Fed's Mester Doubles Down on Push for Gradual Rate IncreasesBy
‘Conditions remain in place for inflation to gradually return’
Mester favors beginning balance-sheet unwind in ‘near future’
Federal Reserve Bank of Cleveland President Loretta Mester broadened her argument for sticking to a gradual path of interest-rate increases, urging her colleagues to stay the course despite weak readings on inflation.
“The conditions remain in place for inflation to gradually return over the next year or so to our symmetric goal of 2 percent on a sustained basis,” Mester, one of the more hawkish officials at the U.S. central bank, said in a speech Thursday in Pittsburgh.
Responding to questions from reporters after the speech, she said she’d be “comfortable” raising rates again this year, and made clear that holding off on another increase until March 2018 wouldn’t fit with her idea of “gradual rate hikes.”
“There hasn’t been enough evidence that inflation is on a different trajectory now,” she said. “This gradual path balances the risks on both sides, and I would stick with it longer.”
While most investors expect policy makers to keep rates unchanged when they next meet on Sept. 19-20, they are expected to announce a timetable to start shrinking their $4.5 trillion balance sheet at that meeting. Mester said she favors starting the process of unwinding the balance sheet “in the near future.”
In the meantime, Fed officials are debating how they should respond to soft inflation data. Fed Governor Lael Brainard, long cautious about raising rates, said Tuesday the Fed should hold off on additional hikes until officials are more confident that inflation will bounce back toward the Fed’s target. Mester, who dissented in favor of tighter policy twice last year, stuck by her past stance that recent soft readings will prove transitory.
Recent “price declines aren’t signaling a general downward trend in consumer prices from weak demand,” she said. “Instead, they reflect supply-side factors and relative price changes.”

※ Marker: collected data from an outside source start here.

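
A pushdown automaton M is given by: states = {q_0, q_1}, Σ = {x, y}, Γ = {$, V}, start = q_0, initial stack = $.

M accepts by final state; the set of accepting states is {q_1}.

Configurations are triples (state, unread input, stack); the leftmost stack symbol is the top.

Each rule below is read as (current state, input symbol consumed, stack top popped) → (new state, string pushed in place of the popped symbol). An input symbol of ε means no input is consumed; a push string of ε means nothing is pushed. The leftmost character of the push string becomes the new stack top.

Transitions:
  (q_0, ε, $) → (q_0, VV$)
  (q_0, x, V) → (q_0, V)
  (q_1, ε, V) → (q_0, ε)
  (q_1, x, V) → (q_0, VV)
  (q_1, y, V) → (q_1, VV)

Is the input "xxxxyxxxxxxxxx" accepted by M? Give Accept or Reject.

Reject

No computation consumes all input and reaches a final state.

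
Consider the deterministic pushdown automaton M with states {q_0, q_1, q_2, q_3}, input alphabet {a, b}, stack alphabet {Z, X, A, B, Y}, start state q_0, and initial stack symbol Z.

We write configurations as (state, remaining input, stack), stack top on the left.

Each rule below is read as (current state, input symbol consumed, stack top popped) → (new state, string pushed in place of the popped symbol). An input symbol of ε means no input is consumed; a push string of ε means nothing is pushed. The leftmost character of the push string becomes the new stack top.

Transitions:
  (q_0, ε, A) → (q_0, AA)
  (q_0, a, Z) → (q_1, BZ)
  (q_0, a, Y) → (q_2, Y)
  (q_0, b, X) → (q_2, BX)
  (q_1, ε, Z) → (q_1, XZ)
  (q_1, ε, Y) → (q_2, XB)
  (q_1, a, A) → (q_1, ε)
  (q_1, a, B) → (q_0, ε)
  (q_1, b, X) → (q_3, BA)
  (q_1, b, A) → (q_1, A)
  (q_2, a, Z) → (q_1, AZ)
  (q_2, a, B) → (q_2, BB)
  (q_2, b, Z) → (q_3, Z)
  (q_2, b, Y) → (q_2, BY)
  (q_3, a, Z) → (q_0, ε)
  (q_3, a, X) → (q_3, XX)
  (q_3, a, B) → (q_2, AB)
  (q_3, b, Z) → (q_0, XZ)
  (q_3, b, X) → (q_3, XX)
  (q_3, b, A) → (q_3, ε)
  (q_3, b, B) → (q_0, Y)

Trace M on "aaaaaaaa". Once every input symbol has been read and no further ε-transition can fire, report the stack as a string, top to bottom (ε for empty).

Z

(q_0, aaaaaaaa, Z)
  read a, top Z: go to q_1, push BZ → (q_1, aaaaaaa, BZ)
  read a, top B: go to q_0, push ε → (q_0, aaaaaa, Z)
  read a, top Z: go to q_1, push BZ → (q_1, aaaaa, BZ)
  read a, top B: go to q_0, push ε → (q_0, aaaa, Z)
  read a, top Z: go to q_1, push BZ → (q_1, aaa, BZ)
  read a, top B: go to q_0, push ε → (q_0, aa, Z)
  read a, top Z: go to q_1, push BZ → (q_1, a, BZ)
  read a, top B: go to q_0, push ε → (q_0, ε, Z)
All input consumed in state q_0 with stack Z.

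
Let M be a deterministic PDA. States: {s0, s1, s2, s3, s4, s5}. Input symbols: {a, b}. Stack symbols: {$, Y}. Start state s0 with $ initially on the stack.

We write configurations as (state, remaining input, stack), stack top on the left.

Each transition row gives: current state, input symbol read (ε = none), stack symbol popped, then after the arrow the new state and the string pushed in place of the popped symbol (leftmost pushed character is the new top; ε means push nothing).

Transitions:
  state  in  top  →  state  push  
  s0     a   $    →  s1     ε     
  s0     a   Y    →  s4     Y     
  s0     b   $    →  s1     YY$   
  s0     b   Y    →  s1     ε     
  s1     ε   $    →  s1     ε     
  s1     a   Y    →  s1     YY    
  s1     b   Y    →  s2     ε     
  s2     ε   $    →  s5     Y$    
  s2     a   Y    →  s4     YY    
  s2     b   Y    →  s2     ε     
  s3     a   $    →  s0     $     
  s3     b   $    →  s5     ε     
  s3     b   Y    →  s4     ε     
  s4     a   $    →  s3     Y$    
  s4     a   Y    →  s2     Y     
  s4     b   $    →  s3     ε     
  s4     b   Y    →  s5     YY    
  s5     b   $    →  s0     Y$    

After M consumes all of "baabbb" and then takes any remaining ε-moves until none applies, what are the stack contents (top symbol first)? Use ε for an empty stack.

(s0, baabbb, $)
  read b, top $: go to s1, push YY$ → (s1, aabbb, YY$)
  read a, top Y: go to s1, push YY → (s1, abbb, YYY$)
  read a, top Y: go to s1, push YY → (s1, bbb, YYYY$)
  read b, top Y: go to s2, push ε → (s2, bb, YYY$)
  read b, top Y: go to s2, push ε → (s2, b, YY$)
  read b, top Y: go to s2, push ε → (s2, ε, Y$)
All input consumed in state s2 with stack Y$.

Y$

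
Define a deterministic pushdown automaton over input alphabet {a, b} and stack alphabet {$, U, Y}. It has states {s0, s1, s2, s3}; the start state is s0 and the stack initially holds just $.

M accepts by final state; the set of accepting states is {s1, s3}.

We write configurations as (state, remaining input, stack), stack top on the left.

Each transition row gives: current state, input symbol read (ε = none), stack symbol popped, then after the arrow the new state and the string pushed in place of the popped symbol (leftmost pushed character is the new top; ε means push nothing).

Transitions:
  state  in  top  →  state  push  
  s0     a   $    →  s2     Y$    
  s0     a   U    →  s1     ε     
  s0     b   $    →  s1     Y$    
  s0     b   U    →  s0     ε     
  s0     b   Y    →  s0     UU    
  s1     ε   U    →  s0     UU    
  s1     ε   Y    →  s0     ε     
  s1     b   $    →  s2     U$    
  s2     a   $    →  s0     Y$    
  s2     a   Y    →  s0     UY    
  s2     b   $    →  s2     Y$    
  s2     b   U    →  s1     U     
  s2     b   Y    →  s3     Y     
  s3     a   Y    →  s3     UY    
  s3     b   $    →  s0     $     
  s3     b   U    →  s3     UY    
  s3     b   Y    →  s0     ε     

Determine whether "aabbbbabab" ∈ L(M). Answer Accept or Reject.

Accept

(s0, aabbbbabab, $) ⊢ (s2, abbbbabab, Y$) ⊢ (s0, bbbbabab, UY$) ⊢ (s0, bbbabab, Y$) ⊢ (s0, bbabab, UU$) ⊢ (s0, babab, U$) ⊢ (s0, abab, $) ⊢ (s2, bab, Y$) ⊢ (s3, ab, Y$) ⊢ (s3, b, UY$) ⊢ (s3, ε, UYY$)
All input consumed; state s3 ∈ F.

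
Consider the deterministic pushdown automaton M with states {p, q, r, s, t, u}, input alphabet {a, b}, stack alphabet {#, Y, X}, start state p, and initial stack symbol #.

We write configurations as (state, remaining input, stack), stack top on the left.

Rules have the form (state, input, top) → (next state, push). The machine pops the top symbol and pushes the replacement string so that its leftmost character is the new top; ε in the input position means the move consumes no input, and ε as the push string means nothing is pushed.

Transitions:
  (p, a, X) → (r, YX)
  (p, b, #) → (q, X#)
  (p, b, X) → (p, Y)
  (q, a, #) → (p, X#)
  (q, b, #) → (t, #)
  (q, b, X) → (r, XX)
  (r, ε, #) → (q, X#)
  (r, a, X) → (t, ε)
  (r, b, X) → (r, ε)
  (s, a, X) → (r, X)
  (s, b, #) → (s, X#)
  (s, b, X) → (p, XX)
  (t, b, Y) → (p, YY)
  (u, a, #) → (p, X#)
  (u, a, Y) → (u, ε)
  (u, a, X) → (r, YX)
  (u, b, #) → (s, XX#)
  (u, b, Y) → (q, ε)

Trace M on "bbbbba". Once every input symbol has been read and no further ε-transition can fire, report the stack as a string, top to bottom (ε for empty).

(p, bbbbba, #)
  read b, top #: go to q, push X# → (q, bbbba, X#)
  read b, top X: go to r, push XX → (r, bbba, XX#)
  read b, top X: go to r, push ε → (r, bba, X#)
  read b, top X: go to r, push ε → (r, ba, #)
  ε-move, top #: go to q, push X# → (q, ba, X#)
  read b, top X: go to r, push XX → (r, a, XX#)
  read a, top X: go to t, push ε → (t, ε, X#)
All input consumed in state t with stack X#.

X#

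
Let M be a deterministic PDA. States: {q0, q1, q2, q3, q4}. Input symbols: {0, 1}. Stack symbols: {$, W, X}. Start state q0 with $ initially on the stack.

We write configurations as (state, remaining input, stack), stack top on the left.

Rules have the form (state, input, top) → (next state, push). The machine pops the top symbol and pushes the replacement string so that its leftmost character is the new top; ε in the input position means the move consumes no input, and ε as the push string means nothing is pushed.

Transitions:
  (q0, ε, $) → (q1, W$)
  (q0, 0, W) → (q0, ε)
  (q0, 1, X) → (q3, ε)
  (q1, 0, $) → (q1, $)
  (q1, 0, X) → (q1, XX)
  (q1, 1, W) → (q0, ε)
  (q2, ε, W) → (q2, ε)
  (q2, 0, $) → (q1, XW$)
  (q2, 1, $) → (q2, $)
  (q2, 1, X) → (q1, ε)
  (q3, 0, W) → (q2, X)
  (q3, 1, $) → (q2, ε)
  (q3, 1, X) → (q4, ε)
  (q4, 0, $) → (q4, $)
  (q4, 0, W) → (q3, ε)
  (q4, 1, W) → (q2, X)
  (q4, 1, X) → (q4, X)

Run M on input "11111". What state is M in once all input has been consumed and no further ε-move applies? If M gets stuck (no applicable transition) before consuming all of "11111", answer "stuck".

(q0, 11111, $) ⊢ (q1, 11111, W$) ⊢ (q0, 1111, $) ⊢ (q1, 1111, W$) ⊢ (q0, 111, $) ⊢ (q1, 111, W$) ⊢ (q0, 11, $) ⊢ (q1, 11, W$) ⊢ (q0, 1, $) ⊢ (q1, 1, W$) ⊢ (q0, ε, $) ⊢ (q1, ε, W$)
All input consumed; M is in state q1.

q1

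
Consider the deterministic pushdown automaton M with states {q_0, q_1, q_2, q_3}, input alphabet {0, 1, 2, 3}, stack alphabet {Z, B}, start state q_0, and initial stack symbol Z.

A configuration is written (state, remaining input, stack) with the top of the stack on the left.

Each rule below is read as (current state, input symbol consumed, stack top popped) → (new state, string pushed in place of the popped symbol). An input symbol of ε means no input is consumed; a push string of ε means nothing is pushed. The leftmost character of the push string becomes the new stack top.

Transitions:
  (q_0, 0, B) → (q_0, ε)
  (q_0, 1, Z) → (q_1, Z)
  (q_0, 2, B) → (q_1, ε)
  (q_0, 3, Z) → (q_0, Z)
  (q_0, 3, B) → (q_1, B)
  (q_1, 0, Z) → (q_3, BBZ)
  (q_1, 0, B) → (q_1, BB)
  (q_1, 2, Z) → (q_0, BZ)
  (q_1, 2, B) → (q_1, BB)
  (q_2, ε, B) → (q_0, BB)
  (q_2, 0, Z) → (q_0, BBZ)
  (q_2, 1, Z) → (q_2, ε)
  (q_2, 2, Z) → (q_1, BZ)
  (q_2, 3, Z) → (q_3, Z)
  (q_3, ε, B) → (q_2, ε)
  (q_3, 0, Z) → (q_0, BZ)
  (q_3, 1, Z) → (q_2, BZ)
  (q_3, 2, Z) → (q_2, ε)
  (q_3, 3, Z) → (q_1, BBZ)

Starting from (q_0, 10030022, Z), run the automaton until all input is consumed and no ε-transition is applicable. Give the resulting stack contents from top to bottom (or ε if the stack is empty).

(q_0, 10030022, Z)
  read 1, top Z: go to q_1, push Z → (q_1, 0030022, Z)
  read 0, top Z: go to q_3, push BBZ → (q_3, 030022, BBZ)
  ε-move, top B: go to q_2, push ε → (q_2, 030022, BZ)
  ε-move, top B: go to q_0, push BB → (q_0, 030022, BBZ)
  read 0, top B: go to q_0, push ε → (q_0, 30022, BZ)
  read 3, top B: go to q_1, push B → (q_1, 0022, BZ)
  read 0, top B: go to q_1, push BB → (q_1, 022, BBZ)
  read 0, top B: go to q_1, push BB → (q_1, 22, BBBZ)
  read 2, top B: go to q_1, push BB → (q_1, 2, BBBBZ)
  read 2, top B: go to q_1, push BB → (q_1, ε, BBBBBZ)
All input consumed in state q_1 with stack BBBBBZ.

BBBBBZ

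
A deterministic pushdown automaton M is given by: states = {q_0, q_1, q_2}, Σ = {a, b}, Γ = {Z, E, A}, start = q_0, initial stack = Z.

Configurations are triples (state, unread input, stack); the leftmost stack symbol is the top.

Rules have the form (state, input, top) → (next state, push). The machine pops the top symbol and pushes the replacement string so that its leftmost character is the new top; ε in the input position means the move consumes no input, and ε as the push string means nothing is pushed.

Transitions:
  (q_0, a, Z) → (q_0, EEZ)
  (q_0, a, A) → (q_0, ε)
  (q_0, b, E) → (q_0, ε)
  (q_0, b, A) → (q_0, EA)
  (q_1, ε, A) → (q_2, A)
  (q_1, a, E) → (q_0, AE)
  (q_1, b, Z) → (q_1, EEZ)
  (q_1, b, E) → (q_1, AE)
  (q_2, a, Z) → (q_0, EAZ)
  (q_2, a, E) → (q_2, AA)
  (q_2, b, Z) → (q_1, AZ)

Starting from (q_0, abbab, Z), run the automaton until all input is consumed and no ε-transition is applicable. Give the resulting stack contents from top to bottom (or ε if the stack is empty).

(q_0, abbab, Z)
  read a, top Z: go to q_0, push EEZ → (q_0, bbab, EEZ)
  read b, top E: go to q_0, push ε → (q_0, bab, EZ)
  read b, top E: go to q_0, push ε → (q_0, ab, Z)
  read a, top Z: go to q_0, push EEZ → (q_0, b, EEZ)
  read b, top E: go to q_0, push ε → (q_0, ε, EZ)
All input consumed in state q_0 with stack EZ.

EZ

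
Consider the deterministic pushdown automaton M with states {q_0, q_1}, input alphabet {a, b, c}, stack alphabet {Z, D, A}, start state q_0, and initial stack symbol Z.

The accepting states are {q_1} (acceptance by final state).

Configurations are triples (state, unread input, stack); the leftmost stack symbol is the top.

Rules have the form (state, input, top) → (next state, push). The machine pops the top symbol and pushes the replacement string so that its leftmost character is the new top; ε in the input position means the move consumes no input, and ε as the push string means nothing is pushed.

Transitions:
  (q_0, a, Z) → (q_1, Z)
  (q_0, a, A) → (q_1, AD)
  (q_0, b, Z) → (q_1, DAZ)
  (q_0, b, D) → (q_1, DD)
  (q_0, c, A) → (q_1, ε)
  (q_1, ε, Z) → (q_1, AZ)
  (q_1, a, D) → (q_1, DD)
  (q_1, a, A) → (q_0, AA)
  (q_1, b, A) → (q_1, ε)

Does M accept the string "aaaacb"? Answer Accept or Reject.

Accept

(q_0, aaaacb, Z) ⊢ (q_1, aaacb, Z) ⊢ (q_1, aaacb, AZ) ⊢ (q_0, aacb, AAZ) ⊢ (q_1, acb, ADAZ) ⊢ (q_0, cb, AADAZ) ⊢ (q_1, b, ADAZ) ⊢ (q_1, ε, DAZ)
All input consumed; state q_1 ∈ F.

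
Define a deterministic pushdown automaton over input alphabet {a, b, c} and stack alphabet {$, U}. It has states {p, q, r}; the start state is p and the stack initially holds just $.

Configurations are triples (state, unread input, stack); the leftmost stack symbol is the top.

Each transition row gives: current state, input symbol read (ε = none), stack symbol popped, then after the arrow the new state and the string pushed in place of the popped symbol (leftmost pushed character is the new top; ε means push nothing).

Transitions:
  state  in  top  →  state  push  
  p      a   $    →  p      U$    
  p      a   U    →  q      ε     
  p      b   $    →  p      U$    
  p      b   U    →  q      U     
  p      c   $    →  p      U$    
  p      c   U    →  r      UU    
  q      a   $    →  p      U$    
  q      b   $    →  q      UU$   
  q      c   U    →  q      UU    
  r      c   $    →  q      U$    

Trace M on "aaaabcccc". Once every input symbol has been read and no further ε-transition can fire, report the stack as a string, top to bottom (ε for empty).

UUUUUU$

(p, aaaabcccc, $) ⊢ (p, aaabcccc, U$) ⊢ (q, aabcccc, $) ⊢ (p, abcccc, U$) ⊢ (q, bcccc, $) ⊢ (q, cccc, UU$) ⊢ (q, ccc, UUU$) ⊢ (q, cc, UUUU$) ⊢ (q, c, UUUUU$) ⊢ (q, ε, UUUUUU$)
All input consumed in state q with stack UUUUUU$.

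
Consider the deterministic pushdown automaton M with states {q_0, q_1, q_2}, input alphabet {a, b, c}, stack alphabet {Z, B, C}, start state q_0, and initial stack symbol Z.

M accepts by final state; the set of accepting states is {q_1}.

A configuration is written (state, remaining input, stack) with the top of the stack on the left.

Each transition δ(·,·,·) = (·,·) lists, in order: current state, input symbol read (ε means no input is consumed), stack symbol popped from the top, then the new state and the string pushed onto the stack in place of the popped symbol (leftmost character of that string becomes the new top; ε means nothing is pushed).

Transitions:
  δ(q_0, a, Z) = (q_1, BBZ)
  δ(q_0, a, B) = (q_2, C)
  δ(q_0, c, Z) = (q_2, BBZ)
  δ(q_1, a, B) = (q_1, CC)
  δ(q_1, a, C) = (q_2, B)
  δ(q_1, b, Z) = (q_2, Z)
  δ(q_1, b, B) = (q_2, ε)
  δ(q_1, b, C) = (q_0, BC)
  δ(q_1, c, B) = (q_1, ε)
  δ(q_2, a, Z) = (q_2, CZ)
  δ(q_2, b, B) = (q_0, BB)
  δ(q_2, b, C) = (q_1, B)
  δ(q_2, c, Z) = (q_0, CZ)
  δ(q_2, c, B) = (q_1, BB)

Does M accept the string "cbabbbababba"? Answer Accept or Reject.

Reject

(q_0, cbabbbababba, Z) ⊢ (q_2, babbbababba, BBZ) ⊢ (q_0, abbbababba, BBBZ) ⊢ (q_2, bbbababba, CBBZ) ⊢ (q_1, bbababba, BBBZ) ⊢ (q_2, bababba, BBZ) ⊢ (q_0, ababba, BBBZ) ⊢ (q_2, babba, CBBZ) ⊢ (q_1, abba, BBBZ) ⊢ (q_1, bba, CCBBZ) ⊢ (q_0, ba, BCCBBZ)
No transition applies at (q_0, ba, BCCBBZ); input not fully consumed.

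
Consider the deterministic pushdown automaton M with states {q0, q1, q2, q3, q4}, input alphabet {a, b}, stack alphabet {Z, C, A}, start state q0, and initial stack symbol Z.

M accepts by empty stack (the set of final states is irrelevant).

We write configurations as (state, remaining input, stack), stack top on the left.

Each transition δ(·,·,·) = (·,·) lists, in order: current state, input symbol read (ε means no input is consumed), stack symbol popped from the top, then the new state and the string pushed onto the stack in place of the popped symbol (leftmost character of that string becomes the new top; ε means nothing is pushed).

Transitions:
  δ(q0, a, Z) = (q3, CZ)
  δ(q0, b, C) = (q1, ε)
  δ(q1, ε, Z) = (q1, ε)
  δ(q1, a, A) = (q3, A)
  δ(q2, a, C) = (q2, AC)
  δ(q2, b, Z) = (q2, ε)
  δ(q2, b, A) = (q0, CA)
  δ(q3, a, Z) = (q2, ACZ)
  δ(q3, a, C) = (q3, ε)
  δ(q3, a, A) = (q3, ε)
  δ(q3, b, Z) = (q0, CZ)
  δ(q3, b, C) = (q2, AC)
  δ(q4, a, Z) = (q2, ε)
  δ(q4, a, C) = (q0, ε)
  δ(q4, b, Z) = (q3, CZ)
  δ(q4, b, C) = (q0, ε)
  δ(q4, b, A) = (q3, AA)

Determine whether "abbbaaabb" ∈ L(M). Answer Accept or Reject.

(q0, abbbaaabb, Z) ⊢ (q3, bbbaaabb, CZ) ⊢ (q2, bbaaabb, ACZ) ⊢ (q0, baaabb, CACZ) ⊢ (q1, aaabb, ACZ) ⊢ (q3, aabb, ACZ) ⊢ (q3, abb, CZ) ⊢ (q3, bb, Z) ⊢ (q0, b, CZ) ⊢ (q1, ε, Z) ⊢ (q1, ε, ε)
All input consumed and the stack is empty.

Accept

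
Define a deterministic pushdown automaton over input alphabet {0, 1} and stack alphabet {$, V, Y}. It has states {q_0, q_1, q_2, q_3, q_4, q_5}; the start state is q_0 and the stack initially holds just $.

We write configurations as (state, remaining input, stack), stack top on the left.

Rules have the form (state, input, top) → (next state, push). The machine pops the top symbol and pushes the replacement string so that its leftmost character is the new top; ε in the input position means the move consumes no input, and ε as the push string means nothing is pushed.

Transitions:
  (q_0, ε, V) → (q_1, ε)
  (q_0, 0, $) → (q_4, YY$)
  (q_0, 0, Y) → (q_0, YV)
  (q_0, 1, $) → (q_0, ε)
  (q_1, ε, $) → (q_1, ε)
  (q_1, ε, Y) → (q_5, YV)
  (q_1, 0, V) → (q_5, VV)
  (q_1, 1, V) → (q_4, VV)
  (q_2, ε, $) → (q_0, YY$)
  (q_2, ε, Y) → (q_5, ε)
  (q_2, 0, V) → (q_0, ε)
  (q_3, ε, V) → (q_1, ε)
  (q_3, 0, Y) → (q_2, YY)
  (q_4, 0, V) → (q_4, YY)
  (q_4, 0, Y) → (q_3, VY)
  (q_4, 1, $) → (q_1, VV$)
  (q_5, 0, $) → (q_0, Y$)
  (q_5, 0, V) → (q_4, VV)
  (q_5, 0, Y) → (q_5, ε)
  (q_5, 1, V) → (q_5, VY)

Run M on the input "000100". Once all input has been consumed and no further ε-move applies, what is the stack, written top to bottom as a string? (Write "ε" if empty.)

YYVYY$

(q_0, 000100, $)
  read 0, top $: go to q_4, push YY$ → (q_4, 00100, YY$)
  read 0, top Y: go to q_3, push VY → (q_3, 0100, VYY$)
  ε-move, top V: go to q_1, push ε → (q_1, 0100, YY$)
  ε-move, top Y: go to q_5, push YV → (q_5, 0100, YVY$)
  read 0, top Y: go to q_5, push ε → (q_5, 100, VY$)
  read 1, top V: go to q_5, push VY → (q_5, 00, VYY$)
  read 0, top V: go to q_4, push VV → (q_4, 0, VVYY$)
  read 0, top V: go to q_4, push YY → (q_4, ε, YYVYY$)
All input consumed in state q_4 with stack YYVYY$.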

Inflation has lagged below the Fed’s 2 percent target for most of the past five years. The Fed’s preferred measure of price pressures, excluding food and energy components, rose just 1.4 percent in the 12 months through July.
Mester acknowledged that continued weak price changes could undermine inflation expectations, something she said was a “key component” in her outlook for price increases. Lower expectations, she said, would make it more difficult to lift inflation in the long term, but she said she didn’t expect that to occur.
Lackluster productivity growth, she said, was also a factor in holding down wages, even as some businesses are forced to lift pay as they confront worker shortages.
“Unless productivity growth picks up, I wouldn’t expect to see a strong acceleration in wages,” she said.
Mester said she was particularly encouraged by a recent upswing in business investment, though she drew attention to growing fatigue among some firms in her district over political and fiscal policy uncertainty in Washington.
“There are scattered reports from a few firms that they are delaying some of their planned investment until the picture becomes clearer,” she said. “A pullback on investments in physical and human capital or in research and development leading to innovations would be particularly troubling.”